Madama Butterfly is an opera composed by the renowned Giacomo Puccini. The story of the opera is based partially on John Luther Long’s short story “Madame Butterfly” written in 1898. It originally contained only two acts (it’s now performed as three) and premiered in Milan in 1904 at the Teatro alla Scala. Many people don’t realize this, but the opera performed dismally at first; poor planning and lack of rehearsals left audiences disappointed. But, Puccini revised the opera, broke the second act into two parts, and put the show on again. The second time around it was a hit, and it quickly spread all around the world. It premiered at New York’s very own Metropolitan Opera just three years later on February 11, 1907.
In the first act, you are introduced to the main character, Cio-Cio-San, who is also known as Madama Butterfly. You learn that she is arranged to be married to a US Navy official, Lieutenant Pinkerton, by marriage broker Goro.
The audience gets to see all sides of the story, and you quickly learn that Pinkerton does not take the union seriously, while Cio-Cio-San has dedicated her heart and life to her future husband. Pinkerton is warned by a fellow American, Sharpless, that it is a mistake to be so dismissive of the marriage, but Pinkerton does not heed his warning. Just 15 years old, Cio-Cio-San was forced to become a geisha after her father lost his position of prestige.
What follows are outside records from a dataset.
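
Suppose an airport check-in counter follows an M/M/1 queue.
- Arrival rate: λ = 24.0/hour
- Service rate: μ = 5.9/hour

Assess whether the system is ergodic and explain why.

Stability requires ρ = λ/(cμ) < 1
ρ = 24.0/(1 × 5.9) = 24.0/5.90 = 4.0678
Since 4.0678 ≥ 1, the system is UNSTABLE.
Queue grows without bound. Need μ > λ = 24.0.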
She views her marriage to Pinkerton as a path to a better life, and goes so far as to convert to Christianity for their union. The first act ends with Cio-Cio-San being disowned by her family for leaving her religion. The only supporter she has left is her maid, Suzuki, who helps her prepare for her wedding night with Pinkerton.
The second act takes place three years later. It becomes immediately apparent that Cio-Cio-San has been waiting patiently for Pinkerton, who left right after their union. Everyone (including the audience) understands that Pinkerton will not be returning for her, but Cio-Cio-San remains hopeful. Goro returns with another offer for marriage to a prince, but Cio-Cio-San refuses. Sharpless then appears with a letter from Pinkerton, which undoubtedly contains bad news, but Cio-Cio-San’s excitement has driven her to distraction, and she never hears what the letter contains. When Sharpless confronts her with the idea that Pinkerton may not come back, she would rather die, and unveils the existence of her son. The act ends with Cio-Cio-San, her son, and Suzuki watching over the harbor, where Pinkerton’s ship has docked.
The third and final act takes place the next morning, and moves quickly. In the moment that Cio-Cio-San steps out of the room, Sharpless arrives on stage with Pinkerton and his new wife. Pinkerton cannot take the guilt and flees while Cio-Cio-San is still out of the room, leaving his two wives to discover each other. When Cio-Cio-San reenters the room, she understands the truth of Pinkerton’s betrayal. She gives up her son, demanding that Pinkerton take him, and after a heartbreaking goodbye, she takes her own life. As Cio-Cio-San promised earlier in the opera, she would rather die with honor, than live with the shame of her husband’s unfaithfulness.
Madama Butterfly is a tragic story of love and betrayal, and is not for the faint of heart. The emotional rollercoaster draws the audience in, and will keep you enthralled until the very last note.
I highly encourage everyone to see it at least once, and if possible, try to see it when The Metropolitan Opera puts on the show. It’s absolutely breathtaking.